Several major design decisions were made during the development of the Mario-kart system. The first of these was to use a distributed system comprised of several small micro-controller boards instead of one large board. This decision was made as the board would have to control a large number of peripherals that would be located all over the kart. This would have meant that a single board would have had to be very complex to accommodate all these requirements. Distributed boards also had the advantage of being more flexible allowing for more boards to be added to the system as needed. A third advantage was that as the sensors and actuators would be located all over the kart a single board would require long wires to connect them. These long wires would be highly vulnerable to noise from the large DC motor. A system using a large number of small boards meant that the boards could be placed right next to the systems they were to communicate with and communicate with each other via a more complex and noise tolerant protocol. For a detailed look at the boards see the Board Design page.

To allow the boards to communicate in the presence of the large amount of noise given off by the DC motor the CAN bus system was used. This was chosen over other communication systems as it was commonly used for long distance communication and automotive applications due to its high tolerance to noise. For the CAN bus system it was decided to use the SAM7 chips with a built in CAN controller and to use the ATMEL libraries implementation of the CAN to minimize the work that we would have to do on this system ourselves. This proved to be a mistake as the ATMELs CAN implementation was full of faults and several questionable design decisions that made the system unusable and led to us being forced to rewrite most of the CAN implementation from scratch.

On the actuator side of the implementation it was originally decided to use a servo to control the steering system, however once investigated the large price tag of the available systems and relatively low torque caused us to rethink the approach and instead implement a system that used a gear motor with a magnetic encoder to turn the wheel. For the braking system it was decided to leave all of the original hydraulic system and simply drive the brake pedal with a linear actuator.

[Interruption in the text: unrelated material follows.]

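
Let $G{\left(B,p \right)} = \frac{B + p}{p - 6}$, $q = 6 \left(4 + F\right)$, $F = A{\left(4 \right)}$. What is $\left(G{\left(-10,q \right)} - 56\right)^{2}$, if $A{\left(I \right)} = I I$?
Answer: $\frac{9840769}{3249} \approx 3028.9$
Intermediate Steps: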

This decision was made as it would allow for rapid change over times from manual to automated control which was a requirement of the system. The selection process for the specific actuators used can be found in the Servo Selection section.

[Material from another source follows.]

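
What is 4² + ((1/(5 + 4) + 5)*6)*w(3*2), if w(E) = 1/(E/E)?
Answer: 140/3 ≈ 46.667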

For driving the actuators we developed our own motor driver boards that would attach to the boards that required it. It was decided to create our own board instead of buying a commercial one as all the commercial boards looked at did not meet our needs. This was because none of those looked at exactly fit our requirements for voltage, current, connections and size, in addition to this these systems were substantially more expensive then designing our own board. In retrospect this may have been a mistake as the motor driver boards had the most issues of any of the hardware components to get operating in a correct manner.

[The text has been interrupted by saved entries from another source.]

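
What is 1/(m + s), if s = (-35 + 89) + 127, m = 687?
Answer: 1/868 ≈ 0.0011521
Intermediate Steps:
s = 181 (s = 54 + 127 = 181)
1/(m + s) = 1/(687 + 181) = 1/868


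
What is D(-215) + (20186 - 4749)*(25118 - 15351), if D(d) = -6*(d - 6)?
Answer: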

For safety reasons a decision was made to create a State Machine that recognised if an error in the system had occurred and caused all the systems to transition into an error state. This error state would keep steering and sensors but would remove power to the motor and immediately apply the brakes. While there would be situations that this error state would not be the correct response it was implemented as in most situations it was the best possible resolution to an error situation and a more complex error handling system would over complicate the system. See Safety considerations for more details on this system.